More importantly, as with everything we do in training or learning, there must be some translation to applications or improvements to our Wing Tsun (or whatever you are training for).
So, over the last month I have been trying to formulate how the Wooden Dummy Chi Sau sections help us improve. I think this will take some time though, to digest and analyze (probably a lifetime).
One of the key ideas I’ve had is: Cross-referencing.
Emphasis of certain ideas from other sections
Time and time again we work on forward pressure. I found that this section helped once again emphasize the importance of forward pressure that deflects yet redirects at the right moment. That right moment was more prolonged in the other sections. With the Wooden Dummy Chi-Sau that time period for deflecting/redirecting seems much shorter. With the goal of being more direct and effective.
Are we able to translate this concept and improve other WT skills?
Extension of further concepts from other sections or programs
Many of the movements in the Wooden Dummy Chi-Sau sections are already shown in various other training, including the 3 forms, different programs (e.g. BlitzDefense), various exercises (e.g. Student level 3 Pak-Sau), or Chi-Sau sections (e.g. Section 1 Fook Sau cycle). But, just as how training Biu-Dje Chi-Sau should change the way we move or function, shouldn’t training Wooden Dummy Chi-Sau also do the same?
I think it will change the way we move. So much that, in a sense, it isn’t necessarily a visible change but one that the opposing partner/opponent feels. At least when we get through the visible growing pains. So, in the end, it won’t necessarily be a “Wooden Dummy technique” that is used, but so-called “Basic” ones that are done with that structure, form, and added shocking-power all gained from training on the Wooden Dummy, the Chi-Sau sections, and applications.
Work on footwork and stance
The theory I’ve heard before is that the Bart Cham Dao and Wooden Dummy has “advanced footwork.” Yet, in the early student programs, we work on: forward step, turning stance, 90/180 degree turns, zig-zag step, crossing step, etc. They are all there. Why should we be excited to learn Wooden Dummy Chi-Sau then? Because it is awesome and higher-level and we are now all close to being masters, isn’t it? Well, if we can’t drive an old VW Beetle, we can’t necessarily drive a Ferrari well. So, I guess the lesson is don’t forget the basics.
Yes, that pair of Bart Cham Dao is sitting on the couch and very accessible to pick up and practice the form. But what about those footwork drills, or those “basic” exercises from the 21-Steps Seminar?
Disconnecting and reconnecting, turning in tighter quarters, all need an even better stance than before. Stay tuned for future posts about how I’ve been working on stance and balance, outside of regular WT training…
Different kind of bridging, sort of…
In Chum Kiu training we learn to seek the bridge or building one.

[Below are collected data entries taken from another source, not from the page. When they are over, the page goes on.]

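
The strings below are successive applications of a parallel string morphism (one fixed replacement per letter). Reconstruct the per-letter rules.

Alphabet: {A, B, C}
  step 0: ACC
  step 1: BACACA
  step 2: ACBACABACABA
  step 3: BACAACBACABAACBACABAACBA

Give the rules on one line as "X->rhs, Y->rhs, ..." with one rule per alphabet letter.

A->BA, B->AC, C->CA

  step 2 ⇒ step 3: ACBACABACABA ⇒ BA·CA·AC·BA·CA·BA·AC·BA·CA·BA·AC·BA
    A ↦ BA
    B ↦ AC
    C ↦ CA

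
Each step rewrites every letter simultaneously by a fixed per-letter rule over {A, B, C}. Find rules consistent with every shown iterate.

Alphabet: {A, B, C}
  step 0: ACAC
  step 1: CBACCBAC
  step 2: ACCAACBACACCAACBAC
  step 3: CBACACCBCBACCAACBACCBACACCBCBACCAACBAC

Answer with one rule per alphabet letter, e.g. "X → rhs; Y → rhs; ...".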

Hopefully only a 1-way bridge, for us. In Wooden Dummy training it appears that there can be often a (physical) disconnection, followed by a re-connection via another bridge. Hopefully again a 1-way bridge, for us.
I think it would be useful to go back to the foundations of Chum Kiu and understand what makes a good bridge. Then revisit the Wooden Dummy applications again.
Finally, the fear and the risk of learning new Chi-Sau sections
Practicing the dance but not the applications.
Do you remember first feeling awkward with Chi-Sau? Then it becomes easier, and then you start learning the sections?
I can still remember testing for student level ?6/7 with the first WT Chi-Sau section. Did it so smoothly, just like a well-oiled machine. Of course! Because I tested with one of the same training partners I trained with day-in and day-out. Practicing choreography is no different. Did I know how to apply all the parts? Perhaps partly, but of course, years later on looking back, not as effective as I could have been.
An obvious tip that can help? Train with different partners, of different sizes and strengths/weaknesses. It’ll open up new “mistakes” and prevent us from practicing choreography.